In short: No, stomach acid is not bad. It is the excess of stomach acid that causes problems, and this is controllable through the proper diet.
In fact, stomach acid is an integral part of the digestive process. Without it, food would not be broken down properly and could not pass through the digestive system, potentially leading to abdominal pain or constipation.
- Proteolysis: The breakdown of proteins so that they can be sufficiently absorbed. Without this process, none of the key nutrients in your food could be absorbed.
- Enzyme activation: In particular, the activation of pepsin, a key enzyme in the breakdown of proteins leading to proteolysis.
- Chemical signaling: The beginning of the process of moving the contents of the stomach through to the small intestine is signaled by stomach acid. This is why a deficiency in stomach acid can lead to constipation.

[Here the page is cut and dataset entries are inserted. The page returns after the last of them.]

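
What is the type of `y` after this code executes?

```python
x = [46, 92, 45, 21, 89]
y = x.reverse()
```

list.reverse() returns None

NoneType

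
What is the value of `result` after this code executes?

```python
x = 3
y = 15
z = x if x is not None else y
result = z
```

x = 3; y = 15; z = 3; result = 3

3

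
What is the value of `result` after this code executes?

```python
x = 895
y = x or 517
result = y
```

x = 895; y = 895; result = 895

895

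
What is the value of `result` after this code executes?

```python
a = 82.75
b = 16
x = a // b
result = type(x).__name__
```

a is float; b is int; x is float; result = 'float'

'float'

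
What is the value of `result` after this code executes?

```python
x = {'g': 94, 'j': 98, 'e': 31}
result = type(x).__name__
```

x is dict; result = 'dict'

'dict'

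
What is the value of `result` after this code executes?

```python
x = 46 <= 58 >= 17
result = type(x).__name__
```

x is bool; result = 'bool'

'bool'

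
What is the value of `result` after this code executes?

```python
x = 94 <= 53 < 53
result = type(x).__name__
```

x is bool; result = 'bool'

'bool'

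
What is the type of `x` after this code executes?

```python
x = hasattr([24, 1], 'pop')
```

hasattr() returns bool

bool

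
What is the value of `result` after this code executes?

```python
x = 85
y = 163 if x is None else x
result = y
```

x = 85; y = 85; result = 85

85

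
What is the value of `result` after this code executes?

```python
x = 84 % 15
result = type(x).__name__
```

x is int; result = 'int'

'int'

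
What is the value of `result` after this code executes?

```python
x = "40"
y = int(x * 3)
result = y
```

x = '40'; y = 404040; result = 404040

404040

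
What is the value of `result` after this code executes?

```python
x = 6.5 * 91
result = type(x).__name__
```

x is float; result = 'float'

'float'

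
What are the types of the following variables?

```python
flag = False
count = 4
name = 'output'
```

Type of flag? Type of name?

flag is assigned the constant False, which has type bool; name is assigned a quoted string literal, so it is a str

bool, str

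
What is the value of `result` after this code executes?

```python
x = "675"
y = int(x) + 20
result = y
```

x = '675'; y = 695; result = 695

695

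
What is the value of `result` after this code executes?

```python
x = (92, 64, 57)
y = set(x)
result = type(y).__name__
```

x is tuple; y is set; result = 'set'

'set'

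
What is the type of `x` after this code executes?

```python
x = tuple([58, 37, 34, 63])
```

tuple() constructor returns tuple

tuple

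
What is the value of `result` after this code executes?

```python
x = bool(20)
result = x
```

x = True; result = True

True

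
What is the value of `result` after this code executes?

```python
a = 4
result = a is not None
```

a = 4; result = True

True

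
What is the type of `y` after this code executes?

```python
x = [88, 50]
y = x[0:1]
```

Slicing a list returns a list

list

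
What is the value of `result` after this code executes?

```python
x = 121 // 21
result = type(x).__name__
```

x is int; result = 'int'

'int'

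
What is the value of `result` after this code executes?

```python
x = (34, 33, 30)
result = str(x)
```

x = (34, 33, 30); result = '(34, 33, 30)'

'(34, 33, 30)'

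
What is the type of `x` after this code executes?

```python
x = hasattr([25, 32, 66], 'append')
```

hasattr() returns bool

bool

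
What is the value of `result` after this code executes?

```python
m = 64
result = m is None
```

m = 64; result = False

False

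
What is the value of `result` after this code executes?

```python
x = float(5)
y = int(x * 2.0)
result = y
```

x = 5.0; y = 10; result = 10

10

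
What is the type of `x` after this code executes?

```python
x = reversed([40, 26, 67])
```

reversed() on a list returns list_reverseiterator

list_reverseiterator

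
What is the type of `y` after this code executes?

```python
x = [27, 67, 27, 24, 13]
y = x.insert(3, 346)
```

list.insert() returns None

NoneType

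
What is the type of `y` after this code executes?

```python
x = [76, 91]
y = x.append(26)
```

list.append() returns None (mutates in place)

NoneType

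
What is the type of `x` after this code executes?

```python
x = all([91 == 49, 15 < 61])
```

all() returns bool

bool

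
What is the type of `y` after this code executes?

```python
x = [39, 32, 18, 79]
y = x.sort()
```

list.sort() returns None (mutates in place)

NoneType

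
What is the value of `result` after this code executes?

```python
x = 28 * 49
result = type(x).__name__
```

x is int; result = 'int'

'int'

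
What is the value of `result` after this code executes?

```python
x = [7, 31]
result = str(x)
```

x = [7, 31]; result = '[7, 31]'

'[7, 31]'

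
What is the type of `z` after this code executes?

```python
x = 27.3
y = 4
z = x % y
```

float % int = float

float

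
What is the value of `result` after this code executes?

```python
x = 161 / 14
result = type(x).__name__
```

x is float; result = 'float'

'float'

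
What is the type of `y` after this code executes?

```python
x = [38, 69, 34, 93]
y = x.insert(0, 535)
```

list.insert() returns None

NoneType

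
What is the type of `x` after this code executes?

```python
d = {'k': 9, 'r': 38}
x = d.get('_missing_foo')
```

dict.get() returns None when key not found

NoneType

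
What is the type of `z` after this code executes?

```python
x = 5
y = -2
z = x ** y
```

int ** negative = float

float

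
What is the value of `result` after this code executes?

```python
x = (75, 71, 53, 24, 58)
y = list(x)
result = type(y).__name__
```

x is tuple; y is list; result = 'list'

'list'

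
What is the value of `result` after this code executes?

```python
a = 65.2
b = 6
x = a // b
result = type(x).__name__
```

a is float; b is int; x is float; result = 'float'

'float'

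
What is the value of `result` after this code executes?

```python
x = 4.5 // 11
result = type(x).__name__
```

x is float; result = 'float'

'float'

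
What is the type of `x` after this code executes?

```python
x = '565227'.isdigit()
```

str.isdigit() returns bool

bool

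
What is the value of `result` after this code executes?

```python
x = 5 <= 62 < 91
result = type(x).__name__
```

x is bool; result = 'bool'

'bool'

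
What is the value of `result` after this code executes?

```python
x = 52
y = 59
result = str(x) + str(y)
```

x = 52; y = 59; result = '5259'

'5259'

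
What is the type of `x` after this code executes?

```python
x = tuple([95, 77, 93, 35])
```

tuple() constructor returns tuple

tuple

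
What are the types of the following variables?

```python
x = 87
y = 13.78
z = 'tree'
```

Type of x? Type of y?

x is assigned a bare integer (no decimal point), so it is an int; y is assigned a number with a decimal point, so it is a float

int, float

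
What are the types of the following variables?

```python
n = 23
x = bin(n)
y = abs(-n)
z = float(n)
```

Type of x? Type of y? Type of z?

bin() returns str; abs() of int returns int; float() returns float

str, int, float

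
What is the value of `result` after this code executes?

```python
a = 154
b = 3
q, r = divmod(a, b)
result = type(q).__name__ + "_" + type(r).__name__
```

a is int; b is int; q is int; r is int; result = 'int_int'

'int_int'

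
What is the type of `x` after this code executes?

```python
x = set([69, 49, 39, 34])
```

set() constructor returns set

set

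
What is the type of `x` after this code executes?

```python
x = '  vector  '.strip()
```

str.strip() returns str

str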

- Bacteria inhibition: Stomach acid actually kills a lot of damaging bacteria that may find its way into your body, making infections less likely. This does not mean that more acid equals less chance of infection, but what it does mean is that a healthy amount of stomach acid is necessary for the health of your digestive system.
Stomach acid is not the enemy — it is an incredibly important part of the body's natural functioning, it just needs to be moderated so that you don't experience negative symptoms from excess stomach acid.